Changing hats to marketing manager this time, you could be thinking that this Remarketing stuff is all very well, but how often do people click on these types of ads.

Every advertiser is different and so is every market. However, even if you have just a couple of click-throughs for every hundred times that your ads are shown, you will be doing okay.

Don’t forget that if they don’t click, you don’t pay.

One client who has an amazing 34% click-through ratio. So by showing the right ads to the right people at the right time you can really start to make Remarketing work for you.

Finally you might like to switch hats again. “It’s really annoying. Every time I go to another site I get stalked by the same ads from a site I was on weeks ago.”

There’s no denying that this can be very frustrating. However it is easy to put a limit on the number of times each day that ads are displayed to ex-visitors. Similarly the time period can also be adjusted to an appropriate level.

This means that a much more subtle Remarketing campaign can be delivered. The key here is to remember that Remarketing should not be stalking. Instead it should be reminding and prompting, otherwise prospects will never turn into customers.

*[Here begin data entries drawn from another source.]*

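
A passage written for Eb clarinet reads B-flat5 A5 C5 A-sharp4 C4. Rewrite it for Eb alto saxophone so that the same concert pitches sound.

Bb6 A6 C6 A#5 C5

First find concert pitch: the Eb clarinet sounds a minor third above written, so B-flat5 A5 C5 A-sharp4 C4 sounds Db6 C6 Eb5 C#5 Eb4.
Then write for Eb alto saxophone: it sounds a major sixth below written, so the part must be a major sixth above concert.
Db6 → Bb6
C6 → A6
Eb5 → C6
C#5 → A#5
Eb4 → C5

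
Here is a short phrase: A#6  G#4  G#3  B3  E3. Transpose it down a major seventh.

B5 A3 A2 C3 F2

A#6 becomes B5
G#4 becomes A3
G#3 becomes A2
B3 becomes C3
E3 becomes F2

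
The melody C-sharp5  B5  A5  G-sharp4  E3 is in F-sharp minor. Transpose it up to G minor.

D5 C6 Bb5 A4 F3

From F-sharp up to G is a minor second; apply that to each pitch.
C#5 gives D5
B5 gives C6
A5 gives Bb5
G#4 gives A4
E3 gives F3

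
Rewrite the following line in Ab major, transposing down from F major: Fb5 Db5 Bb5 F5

Abb4 Fb4 Db5 Ab4

F major to Ab major down is a major sixth, so every note moves down by that interval.
Fb5 becomes Abb4
Db5 becomes Fb4
Bb5 becomes Db5
F5 becomes Ab4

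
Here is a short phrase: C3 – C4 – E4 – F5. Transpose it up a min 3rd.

Eb3 Eb4 G4 Ab5

C3: a third up reaches E, and 3 semitones makes it Eb3.
C4: a third up reaches E, and 3 semitones makes it Eb4.
A minor third up from E4 gives G4.
F5 up a minor third is Ab5.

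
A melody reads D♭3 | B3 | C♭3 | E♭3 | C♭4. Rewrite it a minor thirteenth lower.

Db3 → F1
B3 → D#2
Cb3 → Eb1
Eb3 → G1
Cb4 → Eb2

F1 D#2 Eb1 G1 Eb2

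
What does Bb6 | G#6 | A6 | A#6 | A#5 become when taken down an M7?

Bb6 down a major seventh is Cb6.
A major seventh down from G#6 gives A5.
A6: a seventh down reaches B, and 11 semitones makes it Bb5.
A#6 down a major seventh is B5.
A#5 down a major seventh is B4.

Cb6 A5 Bb5 B5 B4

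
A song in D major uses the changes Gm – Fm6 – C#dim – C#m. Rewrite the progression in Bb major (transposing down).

Ebm Dbm6 Adim Am

D major down to Bb major is a major third; each chord root moves by that interval while the quality stays the same.
Gm: root G down a major third → Eb, giving Ebm.
Fm6: root F down a major third → Db, giving Dbm6.
C#dim: root C# down a major third → A, giving Adim.
C#m: root C# down a major third → A, giving Am.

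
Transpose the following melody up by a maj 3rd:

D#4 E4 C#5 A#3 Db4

D#4 → F##4
E4 → G#4
C#5 → E#5
A#3 → C##4
Db4 → F4

F##4 G#4 E#5 C##4 F4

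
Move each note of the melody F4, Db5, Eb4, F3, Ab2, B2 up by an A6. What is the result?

F4 -> D#5
Db5 -> B5
Eb4 -> C#5
F3 -> D#4
Ab2 -> F#3
B2 -> G##3

D#5 B5 C#5 D#4 F#3 G##3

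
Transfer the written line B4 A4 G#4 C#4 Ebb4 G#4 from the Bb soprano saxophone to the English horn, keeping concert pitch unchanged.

E5 D5 C#5 F#4 Abb4 C#5

First find concert pitch: the Bb soprano saxophone sounds a major second below written, so B4 A4 G#4 C#4 Ebb4 G#4 sounds A4 G4 F#4 B3 Dbb4 F#4.
Then write for English horn: it sounds a perfect fifth below written, so the part must be a perfect fifth above concert.
A4 → E5
G4 → D5
F#4 → C#5
B3 → F#4
Dbb4 → Abb4
F#4 → C#5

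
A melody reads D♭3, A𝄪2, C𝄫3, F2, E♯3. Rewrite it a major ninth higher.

Eb4 B##3 Dbb4 G3 F##4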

Google Adwords are the ‘sponsored’ (or paid for) ads that are shown above the organic results and on the right hand side of the page after a search has been made on Google.

The reason for bringing Adwords into the equation is that you need to have an account with them before you can set up Remarketing campaigns. It’s free to have an account, although you will have to pay Google for the cost of any clicks.

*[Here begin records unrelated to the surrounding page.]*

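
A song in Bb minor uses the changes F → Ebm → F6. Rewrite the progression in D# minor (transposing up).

Bb minor up to D# minor is an augmented third; each chord root moves by that interval while the quality stays the same.
F: root F up an augmented third → A#, giving A#.
Ebm: root Eb up an augmented third → G#, giving G#m.
F6: root F up an augmented third → A#, giving A#6.

A# G#m A#6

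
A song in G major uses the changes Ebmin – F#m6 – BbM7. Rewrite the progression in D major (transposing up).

Bbmin C#m6 FM7

G major up to D major is a perfect fifth; each chord root moves by that interval while the quality stays the same.
Ebmin: root Eb up a perfect fifth → Bb, giving Bbmin.
F#m6: root F# up a perfect fifth → C#, giving C#m6.
BbM7: root Bb up a perfect fifth → F, giving FM7.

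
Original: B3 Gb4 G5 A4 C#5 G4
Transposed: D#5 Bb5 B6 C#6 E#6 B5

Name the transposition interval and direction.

up a major tenth

Take the first pair: B3 → D#5. B to D spans 10 letter names, so the interval is some kind of tenth.
B3 to D#5 is 16 semitones, which makes it a major tenth; the second version is higher, so the direction is up.
Checking another pair — G4 → B5 — gives the same interval.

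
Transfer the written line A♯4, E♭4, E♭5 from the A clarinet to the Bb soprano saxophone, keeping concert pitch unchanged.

G##4 D4 D5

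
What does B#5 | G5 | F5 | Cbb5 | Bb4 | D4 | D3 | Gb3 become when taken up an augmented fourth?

B#5 -> E##6
G5 -> C#6
F5 -> B5
Cbb5 -> Fb5
Bb4 -> E5
D4 -> G#4
D3 -> G#3
Gb3 -> C4

E##6 C#6 B5 Fb5 E5 G#4 G#3 C4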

Do you have to run conventional text ads as well? No, not if you don’t want to.

Remarketing works for all visitors to your site regardless of how they got there, whether that be by clicking on a Google ad, or via an organic search (i.e. clicking on one of the ‘free’ listings), or even from typing in the name of the web site directly into the address bar of their browser.

The secret to success is to be as targeted as possible.

For example, if your site sells widgets, you could just remarket the same generic message to anyone who had visited it.

Alternatively if you sell red, blue and green widgets, you might have a separate page that gives information about each different widget.

Suppose someone had typed ‘green widgets’ into Google and clicked on a link to the green widgets page on your site from the results that Google served.

Wouldn’t it make far more sense to use Remarketing to show that visitor an ad specifically about green widgets, rather than the generic ad?

Google is extremely sophisticated in what it can do with Remarketing, and whilst it is possibly not the easiest thing in the world to set up, it is certainly a very useful weapon to have in your marketing armoury.